Não se sabe ainda quais as intenções das moiras fiandeiras do destino – entidade da mitologia grega capazes de tecer o futuro –, mas ao tomar nos pés, pela dignidade moral do trabalho, a decisão de fazer a hora, Cléber já se pode considerar vencedor.

Este herói de 1,95m tem na perseverança e no talento duas bênçãos provavelmente transmitidas por algum encantado dos candomblés do Engenho Velho, em manifestação mantida em sigilo, como convém aos melhores ilês axés (casas de força) do bairro.

A confiança em si mesmo, além da base familiar, fortalecida na amizade do irmão Caio, pode ter tido origem na materialidade do serviço à Marinha do Brasil, pois na Arma, aprendeu a importância da disciplina e da hierarquia, fatores decisivos para o êxito no futebol.

- Eu tive que servir e até joguei pela seleção da Marinha, lembra, quando procurado pela Imprensa a falar sobre a mistura do serviço obrigatório com sua devoção pela bola.

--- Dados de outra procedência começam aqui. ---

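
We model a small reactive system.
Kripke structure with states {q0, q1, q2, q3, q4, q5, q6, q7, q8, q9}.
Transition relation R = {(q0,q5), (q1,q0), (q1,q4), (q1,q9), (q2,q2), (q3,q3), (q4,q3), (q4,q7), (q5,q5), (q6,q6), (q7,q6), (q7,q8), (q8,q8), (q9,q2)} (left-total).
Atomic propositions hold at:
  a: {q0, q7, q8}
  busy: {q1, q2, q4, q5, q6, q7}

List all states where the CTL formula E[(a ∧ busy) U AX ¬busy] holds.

Sat(a ∧ busy) = {q7}
Sat(¬busy) = {q0, q3, q8, q9}
Sat(AX ¬busy) = {s : every successor in {q0, q3, q8, q9}} = {q3, q8}
E[(a ∧ busy) U AX ¬busy]: least fixpoint, start Z0 = Sat(AX ¬busy) = {q3, q8}, add states in Sat(a ∧ busy) with some successor in Z. Z1 = {q3, q7, q8}; fixed.
Sat(E[(a ∧ busy) U AX ¬busy]) = {q3, q7, q8}

{q3, q7, q8}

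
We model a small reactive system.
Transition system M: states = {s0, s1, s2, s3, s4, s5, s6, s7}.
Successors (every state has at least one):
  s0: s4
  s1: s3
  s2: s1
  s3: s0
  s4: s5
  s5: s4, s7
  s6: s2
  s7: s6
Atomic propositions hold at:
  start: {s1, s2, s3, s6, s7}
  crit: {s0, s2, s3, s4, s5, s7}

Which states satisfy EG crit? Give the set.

{s0, s3, s4, s5}

EG crit: greatest fixpoint, start Z0 = {s0, s2, s3, s4, s5, s7}, keep only states in Sat with some successor in Z. Z1 = {s0, s3, s4, s5}; fixed.
Sat(EG crit) = {s0, s3, s4, s5}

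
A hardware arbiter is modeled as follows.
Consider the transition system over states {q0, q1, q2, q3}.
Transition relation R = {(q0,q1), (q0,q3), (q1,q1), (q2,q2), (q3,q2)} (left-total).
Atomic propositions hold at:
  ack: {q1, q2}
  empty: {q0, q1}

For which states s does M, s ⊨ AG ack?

AG ack: greatest fixpoint, start Z0 = {q1, q2}, keep only states in Sat with every successor in Z. Already a fixed point.
Sat(AG ack) = {q1, q2}

{q1, q2}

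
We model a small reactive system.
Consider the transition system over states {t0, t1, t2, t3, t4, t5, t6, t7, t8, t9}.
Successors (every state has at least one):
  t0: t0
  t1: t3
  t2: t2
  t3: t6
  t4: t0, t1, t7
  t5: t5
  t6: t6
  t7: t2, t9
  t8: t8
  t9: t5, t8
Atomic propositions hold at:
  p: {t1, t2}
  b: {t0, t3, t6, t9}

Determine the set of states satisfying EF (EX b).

Sat(EX b) = {s : some successor in {t0, t3, t6, t9}} = {t0, t1, t3, t4, t6, t7}
EF (EX b): least fixpoint, start Z0 = {t0, t1, t3, t4, t6, t7}, add states with some successor in Z. Already a fixed point.
Sat(EF (EX b)) = {t0, t1, t3, t4, t6, t7}

{t0, t1, t3, t4, t6, t7}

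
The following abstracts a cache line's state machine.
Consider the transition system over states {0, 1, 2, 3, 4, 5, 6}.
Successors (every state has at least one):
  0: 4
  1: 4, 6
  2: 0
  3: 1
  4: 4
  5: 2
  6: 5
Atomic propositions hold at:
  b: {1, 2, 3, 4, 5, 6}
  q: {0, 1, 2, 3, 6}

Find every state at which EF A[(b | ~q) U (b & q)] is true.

Sat(~q) = {4, 5}
Sat(b | ~q) = {1, 2, 3, 4, 5, 6}
Sat(b & q) = {1, 2, 3, 6}
A[(b | ~q) U (b & q)]: least fixpoint, start Z0 = Sat((b & q)) = {1, 2, 3, 6}, add states in Sat(b | ~q) with every successor in Z. Z1 = {1, 2, 3, 5, 6}; fixed.
Sat(A[(b | ~q) U (b & q)]) = {1, 2, 3, 5, 6}
EF A[(b | ~q) U (b & q)]: least fixpoint, start Z0 = {1, 2, 3, 5, 6}, add states with some successor in Z. Already a fixed point.
Sat(EF A[(b | ~q) U (b & q)]) = {1, 2, 3, 5, 6}

{1, 2, 3, 5, 6}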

Agora, é verificar se os encantados, junto aos efeitos positivos do bom convívio com a família e a Marinha, vão seguir guiando a categoria e a potência de seus chutes e cabeceios de Cléber para levar ao primeiro título nacional o valoroso Vovô de Fortaleza.

 

VERBETE 3-A

O Engenho Velho da Federação é um bairro nascido de um quilombo, cuja principal e tortuosa rua faz uma rara homenagem a um jogador de futebol: Apolinário Santana, mais conhecido por Popó Baiano, tido como marco fundador da idolatria pela bola na Salvador dos anos 1920.

Para quem entra no bairro pela Avenida Cardeal da Silva, o susto não é pequeno, pois torna-se aula obrigatória de ética no trânsito, o convívio de motoristas em mão e contramão, pois a rua estreita demais exige cálculos rápidos de física e a maior boa vontade dos motoristas.

Nas laterais da rua principal, descem as vilas, chamadas de avenidas em um exercício beirando à ironia, tal o desconforto de casebres alinhados em parede-meia, uma denúncia viva dos efeitos da pós-abolição, em gerações de excluídos.

Chegando ao final da rua, a estátua de Mãe Runhó, uma das principais líderes religiosas do bairro-quilombo, parece querer dar as boas-vindas mas também vigiar o perigo de quem chega sem leveza no coração para passar pelo lugar sagrado de tantas lutas, vencidas e perdidas. 

Recentemente enlutado pela perda do pesquisador e antropólogo Jaime Sodré, o terreiro do Bogum fica logo à esquerda, descendo a ladeira Manoel do Bonfim, em novo trecho urbanizado de forma descuidada, mão e contramão quase rentes no declive exagerado, denunciando o corte malfeito, apartando o galpão principal do terreiro de sua rica flora, destruída por tratores e escavadeiras.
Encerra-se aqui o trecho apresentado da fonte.